There entire picture must be evaluated carefully. An abnormally high WBC without the clinical appearance of infection could indicate a false test, an infection occurring someplace else (such as a urinary tract infection) or another disease process altogether.

3. Are all wounds infected?

No, but you should consider all wounds as being contaminated with microorganisms. A contaminated wound will heal, an infected wound will not. Wound exudate contains bacteria killing enzymes that will help prevent an infection. Proper cleansing, debridement and maintaining of a moist wound environment will all create an condition that lessens the chance of infection.

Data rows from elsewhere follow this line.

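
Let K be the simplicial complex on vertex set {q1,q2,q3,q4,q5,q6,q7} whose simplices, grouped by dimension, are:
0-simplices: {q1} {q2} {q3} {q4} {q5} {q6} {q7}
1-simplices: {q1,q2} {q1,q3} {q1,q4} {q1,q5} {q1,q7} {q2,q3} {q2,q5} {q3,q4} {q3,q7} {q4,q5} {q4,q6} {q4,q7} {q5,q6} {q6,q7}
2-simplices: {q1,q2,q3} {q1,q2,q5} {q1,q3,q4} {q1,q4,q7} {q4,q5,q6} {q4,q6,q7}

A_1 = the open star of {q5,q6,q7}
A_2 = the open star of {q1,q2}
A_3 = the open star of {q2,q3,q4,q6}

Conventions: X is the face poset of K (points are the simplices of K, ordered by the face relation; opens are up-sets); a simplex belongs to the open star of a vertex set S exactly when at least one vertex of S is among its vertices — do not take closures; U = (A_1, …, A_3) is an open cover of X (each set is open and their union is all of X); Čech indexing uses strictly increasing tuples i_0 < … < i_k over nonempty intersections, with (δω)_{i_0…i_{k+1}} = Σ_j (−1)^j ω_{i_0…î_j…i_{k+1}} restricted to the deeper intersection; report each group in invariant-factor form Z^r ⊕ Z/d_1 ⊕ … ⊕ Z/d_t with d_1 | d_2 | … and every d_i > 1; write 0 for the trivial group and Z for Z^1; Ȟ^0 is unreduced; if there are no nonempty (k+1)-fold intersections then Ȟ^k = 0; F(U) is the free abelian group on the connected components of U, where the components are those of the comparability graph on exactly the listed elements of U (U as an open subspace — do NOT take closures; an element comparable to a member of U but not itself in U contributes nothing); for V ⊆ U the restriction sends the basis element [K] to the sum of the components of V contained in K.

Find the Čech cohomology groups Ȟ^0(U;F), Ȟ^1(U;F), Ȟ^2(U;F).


Ȟ^0(U;F) ≅ Z; Ȟ^1(U;F) ≅ Z^2; Ȟ^2(U;F) ≅ 0

nerve of the cover:
  A1={{q5},{q6},{q7},{q1,q5},{q1,q7},{q2,q5},{q3,q7},{q4,q5},{q4,q6},{q4,q7},{q5,q6},{q6,q7},{q1,q2,q5},{q1,q4,q7},{q4,q5,q6},{q4,q6,q7}} A2={{q1},{q2},{q1,q2},{q1,q3},{q1,q4},{q1,q5},{q1,q7},{q2,q3},{q2,q5},{q1,q2,q3},{q1,q2,q5},{q1,q3,q4},{q1,q4,q7}} A3={{q2},{q3},{q4},{q6},{q1,q2},{q1,q3},{q1,q4},{q2,q3},{q2,q5},{q3,q4},{q3,q7},{q4,q5},{q4,q6},{q4,q7},{q5,q6},{q6,q7},{q1,q2,q3},{q1,q2,q5},{q1,q3,q4},{q1,q4,q7},{q4,q5,q6},{q4,q6,q7}}
  A12={{q1,q5},{q1,q7},{q2,q5},{q1,q2,q5},{q1,q4,q7}} A13={{q6},{q2,q5},{q3,q7},{q4,q5},{q4,q6},{q4,q7},{q5,q6},{q6,q7},{q1,q2,q5},{q1,q4,q7},{q4,q5,q6},{q4,q6,q7}} A23={{q2},{q1,q2},{q1,q3},{q1,q4},{q2,q3},{q2,q5},{q1,q2,q3},{q1,q2,q5},{q1,q3,q4},{q1,q4,q7}}
  A123={{q2,q5},{q1,q2,q5},{q1,q4,q7}}
components per intersection:
  A1: {{q5},{q6},{q7},{q1,q5},{q1,q7},{q2,q5},{q3,q7},{q4,q5},{q4,q6},{q4,q7},{q5,q6},{q6,q7},{q1,q2,q5},{q1,q4,q7},{q4,q5,q6},{q4,q6,q7}}
  A2: {{q1},{q2},{q1,q2},{q1,q3},{q1,q4},{q1,q5},{q1,q7},{q2,q3},{q2,q5},{q1,q2,q3},{q1,q2,q5},{q1,q3,q4},{q1,q4,q7}}
  A3: {{q2},{q3},{q4},{q6},{q1,q2},{q1,q3},{q1,q4},{q2,q3},{q2,q5},{q3,q4},{q3,q7},{q4,q5},{q4,q6},{q4,q7},{q5,q6},{q6,q7},{q1,q2,q3},{q1,q2,q5},{q1,q3,q4},{q1,q4,q7},{q4,q5,q6},{q4,q6,q7}}
  A12: {{q1,q5},{q2,q5},{q1,q2,q5}} {{q1,q7},{q1,q4,q7}}
  A13: {{q6},{q4,q5},{q4,q6},{q4,q7},{q5,q6},{q6,q7},{q1,q4,q7},{q4,q5,q6},{q4,q6,q7}} {{q2,q5},{q1,q2,q5}} {{q3,q7}}
  A23: {{q2},{q1,q2},{q1,q3},{q1,q4},{q2,q3},{q2,q5},{q1,q2,q3},{q1,q2,q5},{q1,q3,q4},{q1,q4,q7}}
  A123: {{q2,q5},{q1,q2,q5}} {{q1,q4,q7}}
C dims 3,6,2; δ0: rk 2, SNF 1^2; δ1: rk 2, SNF 1^2
Ȟ^0 = (3 − 2) − 0 = 1, so Ȟ^0 ≅ Z
Ȟ^1 = (6 − 2) − 2 = 2, so Ȟ^1 ≅ Z^2
Ȟ^2 = (2 − 0) − 2 = 0, so Ȟ^2 ≅ 0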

4. Are swab cultures important?

As stated in the AHCPR guidelines, swab cultures do not effectively reveal the infecting organism. Swab cultures only collect the surface contaminating organisms. Tissue biopsy and culture, fluid aspiration cultures and possible bone biopsy are better alternatives for culturing the infecting organism. Note: the AHCPR guidelines state that osteomyelitis is detected in 69 percent of the cases where the WBC, ESR and plain x-rays were all positive, therefore, the need for an invasive bone biopsy may be reduced.

5. How are infections treated?

The first item to be discussed is infection control. We must all strive to avoid any type of cross contamination between patients or multiple wounds on the same patient. Hand washing, clean dressing supplies, new gloves and sterile instruments are all required to perform basic wound care. Proper disposal of contaminated waste is governed by the Occupational Safety and Health Administration (OSHA). Also, protect the wound from urine or fecal contamination.

If a wound infection is suspected, notify the proper health care provider on the case immediately. Once an infection is diagnosed, the practitioner may order topical antibiotic flushes, topical antibiotic applications, oral or systemic antibiotics. An incision and drainage (I and D) may be necessary to decompress an abscess or remove devitalized tissue. These protocols will be determined by the extent of infection, infecting organism, medical history of the patient and any medical allergies. According to the AHCPR, one should not use topical antibiotics such as povidone iodine, iodophor, sodium hypochlorite [Dakin's Solution], hydrogen peroxide or acetic acid to reduce bacteria in wound tissue. These products have been shown to be cytotoxic and inhibit granulation tissue.